Hey friends, after last year’s successful Bake Sale for Refugees, Portland bakers and bloggers and local businesses are coming together for a repeat to Bake America Great Again. All proceeds this year go to Portland’s Immigrant and Refugee Community Organization (IRCO), a 40 year old nonprofit known for welcoming and caring for new neighbors in our city.
If you’re in the area, come buy terrific homemade treats enter the fantastic raffle and show solidarity with our neighbors who have come to call this land their home: Sunday 12/18/16 from 6-9pm at Pip’s Original in NE Portland.
P. S. I’m contributing homemade Creamy Eggnog Fudge.
Super rich: be warned.
It’s not all sweets and festive thoughts, though. I know.
Honestly, I’m overwhelmed these days.
I hear refugee stories from half a world away and my heart breaks. I hear the plight of my neighbors here in Portland and wonder what’s to come.
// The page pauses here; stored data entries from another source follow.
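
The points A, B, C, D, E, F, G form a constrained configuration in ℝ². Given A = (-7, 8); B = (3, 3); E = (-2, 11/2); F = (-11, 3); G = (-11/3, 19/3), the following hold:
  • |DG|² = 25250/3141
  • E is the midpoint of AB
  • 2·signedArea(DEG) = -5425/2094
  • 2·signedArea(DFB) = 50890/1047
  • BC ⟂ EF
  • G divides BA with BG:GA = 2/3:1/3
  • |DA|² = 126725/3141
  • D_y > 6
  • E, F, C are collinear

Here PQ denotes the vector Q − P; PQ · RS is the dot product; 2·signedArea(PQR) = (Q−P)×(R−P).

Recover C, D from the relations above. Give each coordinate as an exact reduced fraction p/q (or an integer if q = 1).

1. C_x = 697/349  [E, F, C are collinear ∩ BC ⟂ EF]
2. C_y = 2307/349  [E, F, C are collinear ∩ BC ⟂ EF]
   → C = (697/349, 2307/349)
3. D_x = -874/1047  [2·signedArea(DEG) = -5425/2094 ∩ 2·signedArea(DFB) = 50890/1047]
4. D_y = 6776/1047  [2·signedArea(DEG) = -5425/2094 ∩ 2·signedArea(DFB) = 50890/1047]
   → D = (-874/1047, 6776/1047)

C = (697/349, 2307/349)
D = (-874/1047, 6776/1047)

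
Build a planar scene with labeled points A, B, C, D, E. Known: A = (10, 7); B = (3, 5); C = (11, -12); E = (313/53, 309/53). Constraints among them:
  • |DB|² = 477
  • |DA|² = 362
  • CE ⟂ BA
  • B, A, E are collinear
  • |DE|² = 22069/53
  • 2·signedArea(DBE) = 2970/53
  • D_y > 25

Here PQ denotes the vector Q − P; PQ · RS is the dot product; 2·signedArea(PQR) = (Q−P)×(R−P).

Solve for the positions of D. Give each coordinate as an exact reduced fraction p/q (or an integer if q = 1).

1. D_x = 9  [line -44/53·x + 154/53·y + -3608/53 = 0 ∩ |DA|² = 362]
2. D_y = 26  [line -44/53·x + 154/53·y + -3608/53 = 0 ∩ |DA|² = 362]
   → D = (9, 26)

D = (9, 26)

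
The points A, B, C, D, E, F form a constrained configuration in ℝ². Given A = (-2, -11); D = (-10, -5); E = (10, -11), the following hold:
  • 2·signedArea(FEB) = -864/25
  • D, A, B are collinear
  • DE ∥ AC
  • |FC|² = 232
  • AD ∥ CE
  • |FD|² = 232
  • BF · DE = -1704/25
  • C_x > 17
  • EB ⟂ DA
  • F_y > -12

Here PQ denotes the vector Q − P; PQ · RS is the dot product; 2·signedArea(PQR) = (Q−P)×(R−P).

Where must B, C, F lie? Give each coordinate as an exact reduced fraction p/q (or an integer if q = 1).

1. B_x = 142/25  [D, A, B are collinear ∩ EB ⟂ DA]
2. B_y = -419/25  [D, A, B are collinear ∩ EB ⟂ DA]
   → B = (142/25, -419/25)
3. C_x = 18  [AD ∥ CE ∩ DE ∥ AC]
4. C_y = -17  [AD ∥ CE ∩ DE ∥ AC]
   → C = (18, -17)
5. F_x = 4  [2·signedArea(FEB) = -864/25 ∩ BF · DE = -1704/25]
6. F_y = -11  [2·signedArea(FEB) = -864/25 ∩ BF · DE = -1704/25]
   → F = (4, -11)

B = (142/25, -419/25)
C = (18, -17)
F = (4, -11)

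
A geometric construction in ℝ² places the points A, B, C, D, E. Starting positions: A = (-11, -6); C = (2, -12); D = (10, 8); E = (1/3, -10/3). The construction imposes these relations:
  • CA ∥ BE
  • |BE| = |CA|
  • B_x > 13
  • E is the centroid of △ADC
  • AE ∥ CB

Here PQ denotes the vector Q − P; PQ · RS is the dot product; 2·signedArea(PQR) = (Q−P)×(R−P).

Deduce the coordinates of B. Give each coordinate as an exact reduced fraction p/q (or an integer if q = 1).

B = (40/3, -28/3)

1. B_x = 40/3  [CA ∥ BE ∩ AE ∥ CB]
2. B_y = -28/3  [CA ∥ BE ∩ AE ∥ CB]
   → B = (40/3, -28/3)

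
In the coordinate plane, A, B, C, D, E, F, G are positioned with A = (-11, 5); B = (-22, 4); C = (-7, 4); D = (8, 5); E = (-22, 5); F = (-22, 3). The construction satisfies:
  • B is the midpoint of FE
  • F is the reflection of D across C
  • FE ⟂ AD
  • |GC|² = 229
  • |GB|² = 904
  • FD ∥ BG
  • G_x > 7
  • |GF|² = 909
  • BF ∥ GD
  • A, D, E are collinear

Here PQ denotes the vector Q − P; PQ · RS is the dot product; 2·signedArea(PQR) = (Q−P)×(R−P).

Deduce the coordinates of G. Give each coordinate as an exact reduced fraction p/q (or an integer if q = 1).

1. G_x = 8  [BF ∥ GD ∩ FD ∥ BG]
2. G_y = 6  [BF ∥ GD ∩ FD ∥ BG]
   → G = (8, 6)

G = (8, 6)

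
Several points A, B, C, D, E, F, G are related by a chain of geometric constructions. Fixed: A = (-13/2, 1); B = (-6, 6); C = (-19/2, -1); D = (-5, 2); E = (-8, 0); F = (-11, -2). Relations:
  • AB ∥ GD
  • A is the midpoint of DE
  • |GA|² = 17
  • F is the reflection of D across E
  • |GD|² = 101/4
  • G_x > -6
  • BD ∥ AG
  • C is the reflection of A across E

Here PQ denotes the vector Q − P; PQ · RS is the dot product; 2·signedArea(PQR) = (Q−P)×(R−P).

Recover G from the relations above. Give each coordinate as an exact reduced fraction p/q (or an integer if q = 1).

1. G_x = -11/2  [AB ∥ GD ∩ BD ∥ AG]
2. G_y = -3  [AB ∥ GD ∩ BD ∥ AG]
   → G = (-11/2, -3)

G = (-11/2, -3)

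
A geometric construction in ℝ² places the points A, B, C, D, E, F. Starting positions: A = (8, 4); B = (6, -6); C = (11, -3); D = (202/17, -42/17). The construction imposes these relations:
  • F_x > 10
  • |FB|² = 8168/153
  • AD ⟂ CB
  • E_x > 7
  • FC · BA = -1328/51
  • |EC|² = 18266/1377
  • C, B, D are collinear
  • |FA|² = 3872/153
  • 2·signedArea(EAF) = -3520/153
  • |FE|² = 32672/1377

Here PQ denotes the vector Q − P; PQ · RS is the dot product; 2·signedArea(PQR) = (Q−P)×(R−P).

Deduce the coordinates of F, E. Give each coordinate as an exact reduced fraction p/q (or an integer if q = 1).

E = (128/17, -628/153)
F = (180/17, -16/51)

1. F_x = 180/17  [line -2·x + -10·y + 920/51 = 0 ∩ |FA|² = 3872/153]
2. F_y = -16/51  [line -2·x + -10·y + 920/51 = 0 ∩ |FA|² = 3872/153]
   → F = (180/17, -16/51)
3. E_x = 128/17  [line 220/51·x + 44/17·y + -3344/153 = 0 ∩ |FE|² = 32672/1377]
4. E_y = -628/153  [line 220/51·x + 44/17·y + -3344/153 = 0 ∩ |FE|² = 32672/1377]
   → E = (128/17, -628/153)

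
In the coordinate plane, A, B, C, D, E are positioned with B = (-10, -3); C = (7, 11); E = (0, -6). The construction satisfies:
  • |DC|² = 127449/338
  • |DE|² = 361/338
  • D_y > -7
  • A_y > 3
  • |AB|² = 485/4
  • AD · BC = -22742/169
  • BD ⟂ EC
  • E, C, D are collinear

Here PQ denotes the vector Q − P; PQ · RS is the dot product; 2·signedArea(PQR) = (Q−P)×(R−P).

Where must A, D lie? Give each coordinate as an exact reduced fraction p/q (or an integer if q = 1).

1. D_x = -133/338  [E, C, D are collinear ∩ BD ⟂ EC]
2. D_y = -2351/338  [E, C, D are collinear ∩ BD ⟂ EC]
   → D = (-133/338, -2351/338)
3. A_x = -3/2  [line -17·x + -14·y + 61/2 = 0 ∩ |AB|² = 485/4]
4. A_y = 4  [line -17·x + -14·y + 61/2 = 0 ∩ |AB|² = 485/4]
   → A = (-3/2, 4)

A = (-3/2, 4)
D = (-133/338, -2351/338)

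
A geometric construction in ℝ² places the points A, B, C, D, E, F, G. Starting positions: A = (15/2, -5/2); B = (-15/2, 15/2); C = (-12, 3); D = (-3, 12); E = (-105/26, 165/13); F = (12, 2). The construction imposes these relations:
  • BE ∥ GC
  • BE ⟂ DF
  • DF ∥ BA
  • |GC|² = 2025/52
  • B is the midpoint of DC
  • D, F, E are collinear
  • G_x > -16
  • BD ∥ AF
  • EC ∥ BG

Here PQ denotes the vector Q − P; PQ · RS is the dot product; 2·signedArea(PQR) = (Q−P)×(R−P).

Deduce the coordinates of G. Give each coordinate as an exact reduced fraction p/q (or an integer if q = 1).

1. G_x = -201/13  [BE ∥ GC ∩ EC ∥ BG]
2. G_y = -57/26  [BE ∥ GC ∩ EC ∥ BG]
   → G = (-201/13, -57/26)

G = (-201/13, -57/26)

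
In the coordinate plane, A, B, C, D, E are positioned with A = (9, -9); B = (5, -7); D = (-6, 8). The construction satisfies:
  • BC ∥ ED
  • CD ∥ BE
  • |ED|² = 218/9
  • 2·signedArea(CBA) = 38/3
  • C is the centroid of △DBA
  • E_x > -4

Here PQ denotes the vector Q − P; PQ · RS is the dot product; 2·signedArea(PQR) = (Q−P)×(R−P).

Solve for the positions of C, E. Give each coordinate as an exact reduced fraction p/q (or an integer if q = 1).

1. C_x = 8/3  [C is the centroid of △DBA]
2. C_y = -8/3  [C is the centroid of △DBA]
   → C = (8/3, -8/3)
3. E_x = -11/3  [BC ∥ ED ∩ CD ∥ BE]
4. E_y = 11/3  [BC ∥ ED ∩ CD ∥ BE]
   → E = (-11/3, 11/3)

C = (8/3, -8/3)
E = (-11/3, 11/3)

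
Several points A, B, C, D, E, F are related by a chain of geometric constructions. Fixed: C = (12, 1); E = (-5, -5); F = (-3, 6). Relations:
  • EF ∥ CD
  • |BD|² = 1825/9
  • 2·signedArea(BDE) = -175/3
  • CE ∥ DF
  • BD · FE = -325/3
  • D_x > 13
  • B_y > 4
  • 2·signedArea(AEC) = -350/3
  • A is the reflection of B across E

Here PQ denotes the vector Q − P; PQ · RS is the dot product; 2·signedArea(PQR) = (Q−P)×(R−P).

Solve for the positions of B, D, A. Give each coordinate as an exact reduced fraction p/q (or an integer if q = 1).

1. D_x = 14  [CE ∥ DF ∩ EF ∥ CD]
2. D_y = 12  [CE ∥ DF ∩ EF ∥ CD]
   → D = (14, 12)
3. B_x = 2  [2·signedArea(BDE) = -175/3 ∩ BD · FE = -325/3]
4. B_y = 13/3  [2·signedArea(BDE) = -175/3 ∩ BD · FE = -325/3]
   → B = (2, 13/3)
5. A_x = -12  [A is the reflection of B across E]
6. A_y = -43/3  [A is the reflection of B across E]
   → A = (-12, -43/3)

A = (-12, -43/3)
B = (2, 13/3)
D = (14, 12)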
Maybe it’s exhaustion of motherhood, maybe it’s my humanity, but when I find myself watching videos like the ones below and literally shaking in my armchair with tears running down my cheeks, I wonder how on earth I can meet the horrors of the world with tangible hope.
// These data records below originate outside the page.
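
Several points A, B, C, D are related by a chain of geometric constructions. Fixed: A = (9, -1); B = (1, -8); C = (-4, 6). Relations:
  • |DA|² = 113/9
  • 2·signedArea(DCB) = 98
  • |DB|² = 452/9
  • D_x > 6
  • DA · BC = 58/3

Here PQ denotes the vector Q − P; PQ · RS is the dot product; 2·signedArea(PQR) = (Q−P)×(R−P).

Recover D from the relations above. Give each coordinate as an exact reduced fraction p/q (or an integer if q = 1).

1. D_x = 19/3  [DA · BC = 58/3 ∩ 2·signedArea(DCB) = 98]
2. D_y = -10/3  [DA · BC = 58/3 ∩ 2·signedArea(DCB) = 98]
   → D = (19/3, -10/3)

D = (19/3, -10/3)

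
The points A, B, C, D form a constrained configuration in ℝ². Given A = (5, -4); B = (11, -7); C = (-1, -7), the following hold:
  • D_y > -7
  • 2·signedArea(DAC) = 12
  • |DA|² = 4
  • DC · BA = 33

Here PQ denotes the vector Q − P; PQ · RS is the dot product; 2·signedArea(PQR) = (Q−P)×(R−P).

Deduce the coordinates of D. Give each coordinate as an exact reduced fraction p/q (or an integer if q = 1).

1. D_x = 5  [DC · BA = 33 ∩ 2·signedArea(DAC) = 12]
2. D_y = -6  [DC · BA = 33 ∩ 2·signedArea(DAC) = 12]
   → D = (5, -6)

D = (5, -6)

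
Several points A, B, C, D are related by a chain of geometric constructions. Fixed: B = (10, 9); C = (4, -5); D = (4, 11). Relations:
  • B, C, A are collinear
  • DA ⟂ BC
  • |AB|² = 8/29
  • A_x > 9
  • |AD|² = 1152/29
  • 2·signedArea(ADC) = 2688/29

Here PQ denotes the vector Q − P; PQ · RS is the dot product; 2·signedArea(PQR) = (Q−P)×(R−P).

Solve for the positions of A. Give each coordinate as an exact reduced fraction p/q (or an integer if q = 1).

A = (284/29, 247/29)

1. A_x = 284/29  [B, C, A are collinear ∩ DA ⟂ BC]
2. A_y = 247/29  [B, C, A are collinear ∩ DA ⟂ BC]
   → A = (284/29, 247/29)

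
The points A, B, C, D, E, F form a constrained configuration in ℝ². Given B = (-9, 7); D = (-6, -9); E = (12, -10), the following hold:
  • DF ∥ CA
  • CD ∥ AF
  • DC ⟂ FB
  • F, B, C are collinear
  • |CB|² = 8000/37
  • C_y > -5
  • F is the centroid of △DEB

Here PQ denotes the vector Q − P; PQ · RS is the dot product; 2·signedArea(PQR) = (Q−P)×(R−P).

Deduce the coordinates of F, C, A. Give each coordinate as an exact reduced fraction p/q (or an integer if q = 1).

A = (172/37, 4/37)
C = (-13/37, -181/37)
F = (-1, -4)

1. F_x = -1  [F is the centroid of △DEB]
2. F_y = -4  [F is the centroid of △DEB]
   → F = (-1, -4)
3. C_x = -13/37  [F, B, C are collinear ∩ DC ⟂ FB]
4. C_y = -181/37  [F, B, C are collinear ∩ DC ⟂ FB]
   → C = (-13/37, -181/37)
5. A_x = 172/37  [CD ∥ AF ∩ DF ∥ CA]
6. A_y = 4/37  [CD ∥ AF ∩ DF ∥ CA]
   → A = (172/37, 4/37)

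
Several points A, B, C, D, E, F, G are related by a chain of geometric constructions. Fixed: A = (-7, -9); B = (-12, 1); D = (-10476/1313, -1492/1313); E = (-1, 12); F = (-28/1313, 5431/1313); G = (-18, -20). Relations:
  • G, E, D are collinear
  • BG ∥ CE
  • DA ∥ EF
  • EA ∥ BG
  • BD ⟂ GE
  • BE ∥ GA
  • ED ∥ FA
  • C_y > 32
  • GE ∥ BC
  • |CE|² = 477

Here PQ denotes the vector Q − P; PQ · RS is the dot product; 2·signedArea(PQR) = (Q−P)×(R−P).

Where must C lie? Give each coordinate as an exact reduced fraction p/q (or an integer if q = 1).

C = (5, 33)

1. C_x = 5  [BG ∥ CE ∩ GE ∥ BC]
2. C_y = 33  [BG ∥ CE ∩ GE ∥ BC]
   → C = (5, 33)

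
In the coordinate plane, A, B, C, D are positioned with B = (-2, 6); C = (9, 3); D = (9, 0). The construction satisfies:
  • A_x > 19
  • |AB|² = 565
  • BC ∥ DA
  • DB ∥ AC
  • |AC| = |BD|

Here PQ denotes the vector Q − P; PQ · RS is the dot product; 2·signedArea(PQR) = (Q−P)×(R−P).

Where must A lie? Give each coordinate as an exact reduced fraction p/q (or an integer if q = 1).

1. A_x = 20  [DB ∥ AC ∩ BC ∥ DA]
2. A_y = -3  [DB ∥ AC ∩ BC ∥ DA]
   → A = (20, -3)

A = (20, -3)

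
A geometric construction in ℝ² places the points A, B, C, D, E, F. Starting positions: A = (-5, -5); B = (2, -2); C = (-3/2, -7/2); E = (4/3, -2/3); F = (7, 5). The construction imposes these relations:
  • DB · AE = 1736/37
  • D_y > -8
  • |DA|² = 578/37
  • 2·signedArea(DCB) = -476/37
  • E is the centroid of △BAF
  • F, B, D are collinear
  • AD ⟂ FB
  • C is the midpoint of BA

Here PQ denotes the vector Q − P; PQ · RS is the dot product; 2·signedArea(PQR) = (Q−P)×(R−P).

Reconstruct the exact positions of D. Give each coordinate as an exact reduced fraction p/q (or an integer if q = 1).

D = (-66/37, -270/37)

1. D_x = -66/37  [F, B, D are collinear ∩ AD ⟂ FB]
2. D_y = -270/37  [F, B, D are collinear ∩ AD ⟂ FB]
   → D = (-66/37, -270/37)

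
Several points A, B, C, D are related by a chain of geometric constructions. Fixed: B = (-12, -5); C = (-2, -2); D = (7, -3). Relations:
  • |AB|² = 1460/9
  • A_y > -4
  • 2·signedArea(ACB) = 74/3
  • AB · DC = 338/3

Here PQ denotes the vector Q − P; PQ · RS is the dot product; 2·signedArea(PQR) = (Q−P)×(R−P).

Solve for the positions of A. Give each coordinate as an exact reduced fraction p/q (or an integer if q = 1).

1. A_x = 2/3  [2·signedArea(ACB) = 74/3 ∩ AB · DC = 338/3]
2. A_y = -11/3  [2·signedArea(ACB) = 74/3 ∩ AB · DC = 338/3]
   → A = (2/3, -11/3)

A = (2/3, -11/3)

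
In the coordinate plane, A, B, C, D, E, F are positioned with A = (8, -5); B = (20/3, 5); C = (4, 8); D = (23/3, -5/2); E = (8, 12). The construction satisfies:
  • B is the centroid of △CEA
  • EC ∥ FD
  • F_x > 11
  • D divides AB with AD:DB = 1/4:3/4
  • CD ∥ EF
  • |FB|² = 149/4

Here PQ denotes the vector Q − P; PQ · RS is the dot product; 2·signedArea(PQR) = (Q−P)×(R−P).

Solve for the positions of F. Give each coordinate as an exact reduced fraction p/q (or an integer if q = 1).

F = (35/3, 3/2)

1. F_x = 35/3  [EC ∥ FD ∩ CD ∥ EF]
2. F_y = 3/2  [EC ∥ FD ∩ CD ∥ EF]
   → F = (35/3, 3/2)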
I think about the broken limbs of the Syrian family tree.
I consider the plight of young families with tiny children bobbling their way through dark waters.
I think about my own family history and wonder about the long path others walked so I could live a life of ease in North America.
***
Growing up, I often heard family lore about my great-grandpa, Papou, who immigrated from Greece near the turn of the 20th century at 19 years old with $100 and hope in his pocket.
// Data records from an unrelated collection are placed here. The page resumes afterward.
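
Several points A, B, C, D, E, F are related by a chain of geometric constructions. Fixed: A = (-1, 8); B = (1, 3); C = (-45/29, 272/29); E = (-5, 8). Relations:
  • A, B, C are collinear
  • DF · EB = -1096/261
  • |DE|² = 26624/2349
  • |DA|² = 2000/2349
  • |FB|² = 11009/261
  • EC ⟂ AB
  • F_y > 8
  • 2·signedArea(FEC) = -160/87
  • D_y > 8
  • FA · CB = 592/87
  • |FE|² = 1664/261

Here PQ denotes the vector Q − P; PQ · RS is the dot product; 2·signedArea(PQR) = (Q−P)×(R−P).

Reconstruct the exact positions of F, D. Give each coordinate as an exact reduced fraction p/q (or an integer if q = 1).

D = (-49/29, 2248/261)
F = (-73/29, 736/87)

1. F_x = -73/29  [line -40/29·x + 100/29·y + -2840/87 = 0 ∩ |FE|² = 1664/261]
2. F_y = 736/87  [line -40/29·x + 100/29·y + -2840/87 = 0 ∩ |FE|² = 1664/261]
   → F = (-73/29, 736/87)
3. D_x = -49/29  [line -6·x + 5·y + -13886/261 = 0 ∩ |DE|² = 26624/2349]
4. D_y = 2248/261  [line -6·x + 5·y + -13886/261 = 0 ∩ |DE|² = 26624/2349]
   → D = (-49/29, 2248/261)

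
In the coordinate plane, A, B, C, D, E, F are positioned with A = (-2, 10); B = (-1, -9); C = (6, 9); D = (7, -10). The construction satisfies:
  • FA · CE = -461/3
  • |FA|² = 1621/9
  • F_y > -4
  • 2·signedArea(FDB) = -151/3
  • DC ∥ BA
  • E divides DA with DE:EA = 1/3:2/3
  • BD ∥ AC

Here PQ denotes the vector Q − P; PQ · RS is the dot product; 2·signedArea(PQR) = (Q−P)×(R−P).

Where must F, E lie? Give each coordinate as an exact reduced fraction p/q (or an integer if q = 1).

E = (4, -10/3)
F = (4/3, -3)

1. E_x = 4  [E divides DA with DE:EA = 1/3:2/3]
2. E_y = -10/3  [E divides DA with DE:EA = 1/3:2/3]
   → E = (4, -10/3)
3. F_x = 4/3  [FA · CE = -461/3 ∩ 2·signedArea(FDB) = -151/3]
4. F_y = -3  [FA · CE = -461/3 ∩ 2·signedArea(FDB) = -151/3]
   → F = (4/3, -3)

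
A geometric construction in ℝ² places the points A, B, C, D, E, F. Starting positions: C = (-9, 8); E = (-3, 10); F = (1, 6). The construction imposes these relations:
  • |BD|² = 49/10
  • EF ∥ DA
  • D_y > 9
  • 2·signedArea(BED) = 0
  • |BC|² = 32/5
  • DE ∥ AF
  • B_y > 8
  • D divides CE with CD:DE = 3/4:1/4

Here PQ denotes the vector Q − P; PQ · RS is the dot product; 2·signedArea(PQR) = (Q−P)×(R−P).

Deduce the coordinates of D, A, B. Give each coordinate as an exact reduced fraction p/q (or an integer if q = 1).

1. D_x = -9/2  [D divides CE with CD:DE = 3/4:1/4]
2. D_y = 19/2  [D divides CE with CD:DE = 3/4:1/4]
   → D = (-9/2, 19/2)
3. A_x = -1/2  [DE ∥ AF ∩ EF ∥ DA]
4. A_y = 11/2  [DE ∥ AF ∩ EF ∥ DA]
   → A = (-1/2, 11/2)
5. B_x = -33/5  [line 1/2·x + -3/2·y + 33/2 = 0 ∩ |BC|² = 32/5]
6. B_y = 44/5  [line 1/2·x + -3/2·y + 33/2 = 0 ∩ |BC|² = 32/5]
   → B = (-33/5, 44/5)

A = (-1/2, 11/2)
B = (-33/5, 44/5)
D = (-9/2, 19/2)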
Banking on his older brother’s stories, he departed his little village of Istiaia on the island of Evia, leaving the rest of his extended family behind as he traveled west across the Atlantic on a steamer ship.
It wasn’t an easy American Dream, yet despite the tarring and feathering, the vandalized bake shop, the harsh treatment by some fearful Americans…despite all that, the two Greek brothers settled into life as Americans in the United States, moving from the violent discrimination in Utah to seek a more peaceful life in Oregon.
Papou met and married my great-grandma, and they made an honorable life and raised a sweet family.
My grandma Shirley, aunt Pat, aunt Marian, uncle Tom: their lives were made possible by a risk-taking immigrant who crossed the seas and married the descendant of a Native American woman and an adventuring fur-trapper-turned-farmer.
And here am I, all these years later.
***
When these modern day stories of refuges crossing in the dark of night to escape a horror that I can only pretend to understand cross my radar, I think about my great grandpa.
I reflect on a few of my own experiences (so shallow and simple and safe by comparison, but touching on the same nerve): I think about times I was a world away from family and friends, with literally the clothes and bag on my back, placing faith in the shady bus driver, the rickety ferry captain, the eastern European border guards rifling through my passport at 2am, the train station ticketing agents in Macedonia who brought me to tears with their blatant unhelpfulness (though thank goodness not all stories are the same; see this one for a 180 degree different experience of hospitality for refugees in Macedonia).
***
Papou’s name was Xenophon. Since I love words, I love thinking about the meaning of that name in Greek – ξενος (xenos) “foreign, strange” and φωνη (phone) “voice, sound”. He changed his name to William when he arrived here. Bill Brown has a less threatening ring to it, I guess.
I get it.
It’s easy to be scared of foreign sounds.
Strange voices.
But you know what? That one foreign sounding, strange voice was my great grandpa. A kind hearted man who gave me smiles and ruffled my hair as a kiddo and who left a legacy of humor and kindness and faithfulness. When I wore black and sat young and quiet in the church pew, listening to story after story after story recounting his life, there was nothing to fear.
***
Last year’s Bake Sale raised $1600 for the Migrant Offshore Aid Station; go visit the MOAS blog for touching stories of people saved at sea thanks to donations from around the world.
I hope the funds raised from our baked offerings for this 2016 Sale yield equally touching stories of tangible kindness. It’s a mission of love we can all get behind, every day of the year.
Snatch a Scout & Whistle “We’re Glad You’re Our Neighbor” sign!
Ways you and I can invest in hope at home and abroad:
Come shop the Bake America Great Again Sale on Sunday, December 18th, 2016 at Pip’s Original.
Partner with the Imago Dei Community Refugee Resettlement Teams.
Read Assimilate or Go Home.
Learn how to stand up for your Muslim neighbors.
Provide food and medical care for those in Aleppo who haven’t been able to escape the horrors of their city.
Connect with IRCO to find a way to volunteer and attend community events celebrating our immigrant and refugee neighbors.
Contribute to the startup costs for Sparrow Furniture, a super new nonprofit creating meaningful jobs for refugees here in Oregon.